INSTITUTO

HISTÓRICO

Considerado o terceiro estabelecimento de ensino musical criado no Brasil, o Instituto Estadual Carlos Gomes, foi criado em 24 de fevereiro de 1895. Em sua primeira fase foi dirigido pelos renomados maestros Antonio Carlos Gomes, Enrico Bernardi, José Cândido Gama Malcher, Octávio Meneleu Campos e Paulino Chaves. Sendo este seu último diretor, já que o Instituto foi desativado em 1908, pelo governador Augusto Montenegro, sob a alegação de que as despesas com instituto eram dispendiosas. Depois disso, o conservatório só voltaria a funcionar em 1929, no governo de Eurico Valle, com o apoio do então intendente municipal de Belém, Antônio de Almeida Faciola, que havia integrado o seu corpo docente inicial.
O maestro Antonio Carlos Gomes ao assumir a direção do conservatório já estava bastante doente, permanecendo no cargo até sua morte em setembro de 1896.

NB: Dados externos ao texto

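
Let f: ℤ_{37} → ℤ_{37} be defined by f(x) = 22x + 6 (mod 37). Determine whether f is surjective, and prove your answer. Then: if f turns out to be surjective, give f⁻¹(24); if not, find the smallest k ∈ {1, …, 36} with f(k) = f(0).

21

Recall that surjectivity means every element of the codomain has a preimage under f.
Since gcd(22, 37) = 1, 22 is invertible modulo 37. Euclid's algorithm: 37 = 1·22 + 15, 22 = 1·15 + 7, 15 = 2·7 + 1; back-substituting gives 1 = 32·22 − 19·37, so 22⁻¹ ≡ 32 (mod 37).
For any y ∈ ℤ_{37}, x = 32(y − 6) mod 37 satisfies f(x) = 22·32(y − 6) + 6 ≡ y (since 22·32 ≡ 1 mod 37). So every y has a preimage.
So f is surjective.
Since f is surjective, we compute f⁻¹(24): solve 22x + 6 ≡ 24 (mod 37), i.e. 22x ≡ 18 (mod 37).
Multiplying by 22⁻¹ = 32 gives x ≡ 32·18 = 576 = 15·37 + 21 ≡ 21 (mod 37).
Check: f(21) = 22·21 + 6 = 468 = 12·37 + 24 ≡ 24 (mod 37).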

Em 1898 o Conservatório de Música foi convertido em estabelecimento público, autorizado pelo então governador Paes de Carvalho, recebendo a partir daí a denominação de Instituto Carlos Gomes. Em 1902, sob a administração do governador Augusto Montenegro, o instituto foi reformado, permanecendo em atividade até 1908.
Em 1929 o Instituto ressurge e nesta segunda fase, o maestro Ettore Bósio exerceu a função de diretor até o ano de 1936. Com seu falecimento, assumiu o cargo o professor de História e Estética da Música, João Pereira de Castro, até 1942. A partir desse ano, diversos diretores passaram pela administração do Instituto, a maioria ex-alunos e ex-professores da instituição.
Em 1986, por meio da lei 5.328, foi criada a Fundação Carlos Gomes com o objetivo de manter as atividades do instituto, além de ter a responsabilidade de planejar, executar e supervisionar a política cultural musical no Estado, atuando nas áreas de ensino, extensão e pesquisa.